NEW YORK (Reuters) - U.S. Representative Alexandria Ocasio-Cortez on Thursday promoted her ambitious welfare legislation to constituents in her home district in New York, finding a friendlier audience than she often encounters in the glare of Washington.
But voters in a town hall also pressed her on the impeachment proceedings against President Donald Trump, climate change and healthcare, enabling the first-term congresswoman to display her progressive credentials on a range of issues.
Ocasio-Cortez, 29, has soared to prominence since her election a year ago, pushing the Democratic Party to veer to the left ahead of the November 2020 presidential election while becoming a favourite target of conservative Fox News and Republicans who consider her too radical.

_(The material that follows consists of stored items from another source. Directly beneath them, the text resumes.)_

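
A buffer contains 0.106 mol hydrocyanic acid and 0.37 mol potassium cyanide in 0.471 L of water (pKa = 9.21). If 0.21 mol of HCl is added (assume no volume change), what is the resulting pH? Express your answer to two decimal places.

After neutralization: n(HCN) = 0.316 mol, n(CN-) = 0.16 mol.
pH = pKa + log(n_CN-/n_HCN) = 9.21 + log(0.16/0.316) = 9.21 + (-0.296)

pH = 8.91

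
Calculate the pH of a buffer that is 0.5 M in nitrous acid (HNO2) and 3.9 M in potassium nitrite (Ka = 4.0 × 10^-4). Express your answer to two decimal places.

pH = 4.29

pKa = −log(4.0 × 10^-4) = 3.398
Henderson–Hasselbalch: pH = pKa + log([NO2-]/[HNO2]) = 3.398 + log(3.9/0.5)
pH = 3.398 + (+0.892) = 4.29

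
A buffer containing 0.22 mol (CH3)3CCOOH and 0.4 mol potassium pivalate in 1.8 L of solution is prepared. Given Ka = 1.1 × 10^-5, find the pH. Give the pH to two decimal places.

pKa = −log(1.1 × 10^-5) = 4.959
Using pH = pKa + log([base]/[acid]) with [base]/[acid] = 0.4/0.22:
pH = 4.959 + (+0.260) = 5.22

pH = 5.22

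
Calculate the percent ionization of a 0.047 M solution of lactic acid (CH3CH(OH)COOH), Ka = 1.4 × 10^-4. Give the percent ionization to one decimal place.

CH3CH(OH)COOH ⇌ CH3CH(OH)COO- + H+; let x = [H+] at equilibrium.
Solve x² + 0.00014x − 6.58e-06 = 0 → x = 2.50 × 10^-3 M
% ionization = x/C₀ × 100% = 2.50 × 10^-3/0.047 × 100% = 5.3%

5.3%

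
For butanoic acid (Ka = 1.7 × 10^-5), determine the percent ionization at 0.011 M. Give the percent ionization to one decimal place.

3.9%

CH3(CH2)2COOH ⇌ CH3(CH2)2COO- + H+; let x = [H+] at equilibrium.
x ≈ √(Ka·C₀) = √(1.7 × 10^-5 × 0.011) = 4.32 × 10^-4 M
Fraction ionized = 4.32 × 10^-4 / 0.011 = 0.0393 → 3.9%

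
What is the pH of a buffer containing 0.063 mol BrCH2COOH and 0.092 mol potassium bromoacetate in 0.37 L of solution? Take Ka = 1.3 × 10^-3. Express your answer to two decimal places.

pKa = −log(1.3 × 10^-3) = 2.886
Henderson–Hasselbalch: pH = pKa + log([BrCH2COO-]/[BrCH2COOH]) = 2.886 + log(0.092/0.063)
pH = 2.886 + (+0.164) = 3.05

pH = 3.05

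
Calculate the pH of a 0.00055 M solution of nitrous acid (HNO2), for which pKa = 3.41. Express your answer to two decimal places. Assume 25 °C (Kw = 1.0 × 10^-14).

HNO2 ⇌ NO2- + H+
Ka = 10^(−3.41) = 3.89 × 10^-4
Let x = [H+] at equilibrium. Ka = x²/(0.00055 − x).
The 5% rule fails; solving x² + Ka·x − Ka·C₀ = 0 exactly:
x = (−Ka + √(Ka² + 4·Ka·C₀))/2 = 3.07 × 10^-4 M
pH = −log(3.07 × 10^-4) = 3.51

pH = 3.51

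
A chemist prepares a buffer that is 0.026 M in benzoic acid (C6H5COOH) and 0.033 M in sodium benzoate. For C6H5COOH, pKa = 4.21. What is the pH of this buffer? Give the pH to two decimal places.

Henderson–Hasselbalch: pH = pKa + log([C6H5COO-]/[C6H5COOH]) = 4.21 + log(0.033/0.026)
pH = 4.21 + (+0.104) = 4.31

pH = 4.31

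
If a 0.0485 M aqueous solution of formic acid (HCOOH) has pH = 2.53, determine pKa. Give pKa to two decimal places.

[H+] = 10^(-2.53) = 2.95 × 10^-3 M
At equilibrium [HA] = 0.0485 − 2.95 × 10^-3 = 4.56 × 10^-2 M
Ka = [H+][A-]/[HA] = (2.95 × 10^-3)² / 4.56 × 10^-2 = 1.91 × 10^-4
pKa = -log(1.91 × 10^-4) = 3.72

pKa = 3.72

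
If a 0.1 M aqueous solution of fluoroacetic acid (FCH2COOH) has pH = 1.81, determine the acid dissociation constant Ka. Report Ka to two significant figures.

[H+] = 10^(-1.81) = 1.55 × 10^-2 M
At equilibrium [HA] = 0.1 − 1.55 × 10^-2 = 8.45 × 10^-2 M
Ka = [H+][A-]/[HA] = (1.55 × 10^-2)² / 8.45 × 10^-2 = 2.8 × 10^-3

Ka = 2.8 × 10^-3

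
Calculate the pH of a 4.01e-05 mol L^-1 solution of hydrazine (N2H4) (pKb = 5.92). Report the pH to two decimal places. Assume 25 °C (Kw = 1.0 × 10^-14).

N2H4 + H2O ⇌ N2H5+ + OH-
Kb = 10^(−5.92) = 1.20 × 10^-6
Let x = [OH-] at equilibrium. Kb = x²/(4.01e-05 − x).
Here C₀/Kb ≈ 33.4, so the small-x approximation fails. Use the quadratic:
x = (−Kb + √(Kb² + 4·Kb·C₀))/2 = 6.36 × 10^-6 M
pOH = 5.20, so pH = 14.00 − pOH = 8.80

pH = 8.80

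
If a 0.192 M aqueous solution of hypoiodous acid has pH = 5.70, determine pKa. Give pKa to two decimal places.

pKa = 10.68

[H+] = 10^(-5.70) = 2.00 × 10^-6 M
At equilibrium [HA] = 0.192 − 2.00 × 10^-6 = 1.92 × 10^-1 M
Ka = [H+][A-]/[HA] = (2.00 × 10^-6)² / 1.92 × 10^-1 = 2.08 × 10^-11
pKa = -log(2.08 × 10^-11) = 10.68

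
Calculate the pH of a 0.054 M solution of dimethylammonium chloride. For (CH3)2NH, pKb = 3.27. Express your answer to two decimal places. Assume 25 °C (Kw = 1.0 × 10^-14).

pH = 6.00

(CH3)2NH2+ is the conjugate acid of the weak base (CH3)2NH.
Kb = 10^(−3.27) = 5.37 × 10^-4
Ka = Kw/Kb = 1.0×10^-14 / 5.37 × 10^-4 = 1.86 × 10^-11
Ka = [H+]²/(0.054 − [H+]) = 1.86 × 10^-11
Assume [H+] ≪ 0.054: [H+] ≈ √(1.86 × 10^-11 × 0.054) = 1.00 × 10^-6 M
Check: 0.0019% ionized — well under 5%, approximation valid.
pH = −log(1.00 × 10^-6) = 6.00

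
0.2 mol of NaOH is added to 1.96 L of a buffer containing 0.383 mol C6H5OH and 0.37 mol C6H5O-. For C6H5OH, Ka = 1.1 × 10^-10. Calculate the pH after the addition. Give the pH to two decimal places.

pH = 10.45

After neutralization: n(C6H5OH) = 0.183 mol, n(C6H5O-) = 0.57 mol.
pKa = −log(1.1 × 10^-10) = 9.959
pH = pKa + log(n_C6H5O-/n_C6H5OH) = 9.959 + log(0.57/0.183) = 9.959 + (+0.493)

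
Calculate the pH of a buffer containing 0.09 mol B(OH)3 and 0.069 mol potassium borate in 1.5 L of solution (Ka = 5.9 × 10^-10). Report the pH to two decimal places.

pKa = −log(5.9 × 10^-10) = 9.229
Henderson–Hasselbalch: pH = pKa + log([B(OH)4-]/[B(OH)3]) = 9.229 + log(0.069/0.09)
pH = 9.229 + (-0.115) = 9.11

pH = 9.11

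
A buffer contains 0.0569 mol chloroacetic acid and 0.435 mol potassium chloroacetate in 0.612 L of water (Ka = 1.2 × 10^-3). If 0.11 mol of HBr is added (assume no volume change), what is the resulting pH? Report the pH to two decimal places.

pH = 3.21

After neutralization: n(ClCH2COOH) = 0.167 mol, n(ClCH2COO-) = 0.325 mol.
pKa = −log(1.2 × 10^-3) = 2.921
pH = pKa + log([A⁻]/[HA]) = 2.921 + log(0.325/0.167) = 2.921 +0.289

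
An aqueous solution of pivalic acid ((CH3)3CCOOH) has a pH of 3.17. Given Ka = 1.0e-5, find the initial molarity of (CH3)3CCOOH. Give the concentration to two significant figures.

[H+] = 10^(-3.17) = 6.76 × 10^-4 M = x
Ka = x²/(C₀ − x) ⇒ C₀ = x + x²/Ka
C₀ = 6.76 × 10^-4 + (6.76 × 10^-4)²/(1.0 × 10^-5) = 4.64 × 10^-2 M

C₀ = 4.6 × 10^-2 M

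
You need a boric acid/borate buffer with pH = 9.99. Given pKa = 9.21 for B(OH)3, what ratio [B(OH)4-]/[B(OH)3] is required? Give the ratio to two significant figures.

ratio = 6.0

pH = pKa + log(r) ⇒ log(r) = 9.99 − 9.21 = +0.78
r = [B(OH)4-]/[B(OH)3] = 10^(+0.78) = 6.03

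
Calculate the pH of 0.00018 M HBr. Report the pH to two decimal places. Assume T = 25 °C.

HBr is a strong acid and dissociates completely, so [H+] = 0.00018 M.
pH = -log(0.00018) = 3.74

pH = 3.74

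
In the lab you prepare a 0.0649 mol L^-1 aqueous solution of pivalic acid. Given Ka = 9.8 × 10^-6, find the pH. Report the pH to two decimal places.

pH = 3.10

(CH3)3CCOOH ⇌ (CH3)3CCOO- + H+
Ka = x²/(0.0649 − x) = 9.8 × 10^-6
Neglecting x in the denominator: x = √(9.8 × 10^-6 × 0.0649) = 7.98 × 10^-4 M
pH = −log[H+] = −log(7.98 × 10^-4) = 3.10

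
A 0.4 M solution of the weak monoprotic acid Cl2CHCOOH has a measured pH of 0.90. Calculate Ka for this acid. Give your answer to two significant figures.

Ka = 5.8 × 10^-2

[H+] = 10^(-0.90) = 1.26 × 10^-1 M
At equilibrium [HA] = 0.4 − 1.26 × 10^-1 = 2.74 × 10^-1 M
Ka = [H+][A-]/[HA] = (1.26 × 10^-1)² / 2.74 × 10^-1 = 5.8 × 10^-2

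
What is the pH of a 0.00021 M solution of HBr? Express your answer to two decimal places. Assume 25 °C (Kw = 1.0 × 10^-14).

pH = 3.68

HBr is a strong acid and dissociates completely, so [H+] = 0.00021 M.
pH = -log(0.00021) = 3.68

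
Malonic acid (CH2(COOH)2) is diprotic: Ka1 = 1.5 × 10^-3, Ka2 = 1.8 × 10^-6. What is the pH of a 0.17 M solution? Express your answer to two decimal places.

pH = 1.82

Ka1 ≫ Ka2, so treat the first dissociation as the only significant source of H+.
Ka1 = x²/(0.17 − x) = 1.5 × 10^-3
Solving the quadratic: x = (−Ka1 + √(Ka1² + 4·Ka1·C₀))/2 = 1.52 × 10^-2 M
pH = −log(1.52 × 10^-2) = 1.82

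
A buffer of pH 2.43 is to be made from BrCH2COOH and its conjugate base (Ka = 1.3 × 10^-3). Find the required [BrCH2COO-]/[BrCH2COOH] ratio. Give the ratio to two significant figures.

ratio = 0.35

pKa = -log(1.3 × 10^-3) = 2.886
pH = pKa + log(r) ⇒ log(r) = 2.43 − 2.886 = -0.456
r = [BrCH2COO-]/[BrCH2COOH] = 10^(-0.456) = 0.35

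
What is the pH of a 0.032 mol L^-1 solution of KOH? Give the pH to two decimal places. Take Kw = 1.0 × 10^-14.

pH = 12.51

KOH is a strong base; [OH-] = 0.032 M.
pOH = -log(0.032) = 1.49
pH = 14.00 - 1.49 = 12.51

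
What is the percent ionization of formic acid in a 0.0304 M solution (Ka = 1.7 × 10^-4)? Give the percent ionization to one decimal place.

HCOOH ⇌ HCOO- + H+; let x = [H+] at equilibrium.
Solve x² + 0.00017x − 5.17e-06 = 0 → x = 2.19 × 10^-3 M
% ionization = x/C₀ × 100% = 2.19 × 10^-3/0.0304 × 100% = 7.2%

7.2%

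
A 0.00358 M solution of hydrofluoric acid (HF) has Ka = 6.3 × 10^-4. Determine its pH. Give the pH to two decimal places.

pH = 2.91

HF ⇌ F- + H+
Ka = [H+]²/(0.00358 − [H+]) = 6.3 × 10^-4
Here C₀/Ka ≈ 5.68, so the small-[H+] approximation fails. Use the quadratic:
[H+] = [−0.00063 + √(0.00063² + 9.02e-06)]/2 = 1.22 × 10^-3 M
pH = −log[H+] = −log(1.22 × 10^-3) = 2.91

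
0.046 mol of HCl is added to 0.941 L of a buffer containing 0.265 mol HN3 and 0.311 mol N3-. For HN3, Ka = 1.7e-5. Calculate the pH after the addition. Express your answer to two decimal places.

After neutralization: n(HN3) = 0.311 mol, n(N3-) = 0.265 mol.
pKa = −log(1.7 × 10^-5) = 4.770
Henderson–Hasselbalch with mole ratio 0.265/0.311: pH = 4.770 + (-0.070)

pH = 4.70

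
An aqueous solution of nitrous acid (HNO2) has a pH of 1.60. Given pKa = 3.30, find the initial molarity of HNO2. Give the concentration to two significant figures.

[H+] = 10^(-1.60) = 2.51 × 10^-2 M = x
Ka = 10^(−3.30) = 5.01 × 10^-4
Ka = x²/(C₀ − x) ⇒ C₀ = x + x²/Ka
C₀ = 2.51 × 10^-2 + (2.51 × 10^-2)²/(5.01 × 10^-4) = 1.28 M

C₀ = 1.3 M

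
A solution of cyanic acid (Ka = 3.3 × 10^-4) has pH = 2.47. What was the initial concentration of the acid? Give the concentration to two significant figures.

[H+] = 10^(-2.47) = 3.39 × 10^-3 M = x
Ka = x²/(C₀ − x) ⇒ C₀ = x + x²/Ka
C₀ = 3.39 × 10^-3 + (3.39 × 10^-3)²/(3.3 × 10^-4) = 3.82 × 10^-2 M

C₀ = 3.8 × 10^-2 M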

“If the government worked for us half as much as it works for billionaires and corporations, our lives would be transformed,” Ocasio-Cortez said before about 100 people at a public library in the borough of Queens.
She outlined an agenda that may find a path through the Democratic-controlled House of Representatives but would be sure to fail in the Republican-led Senate.
Her “Just Society” proposal, comprising five separate bills, offers plenty of ammunition for critics and admirers.
It would overhaul federal guidelines on the poverty line, now defined as an individual earning less than $13,064 each year or a family of four earning less than $25,465.
Ocasio-Cortez would identify far more people as impoverished and make them eligible for government benefits.
Other bills would steer federal contracts to companies that treat workers well, curbs rent hikes by landlords, or restore rights to former convicts after they have completed jail terms.
One provision certain to spur supporters of Trump’s hardline immigration policies would extend federal benefits to undocumented immigrants.
Ocasio-Cortez told reporters afterward she had yet to fix a price tag to the proposal, but said some provisions would cost nothing and others would cut spending, for example, by reducing the jail population and lowering the cost of incarceration.
“This is a question that is only asked about the general welfare of the public and it’s not a question that we ask about war, it’s not a question that we ask about the $2.1-trillion GOP tax cut,” Ocasio-Cortez said.
“For those that may have a price tag attached to them, we’re happy to have that conversation,” she said, adding that the budget impact would be analyzed by the Congressional Budget Office.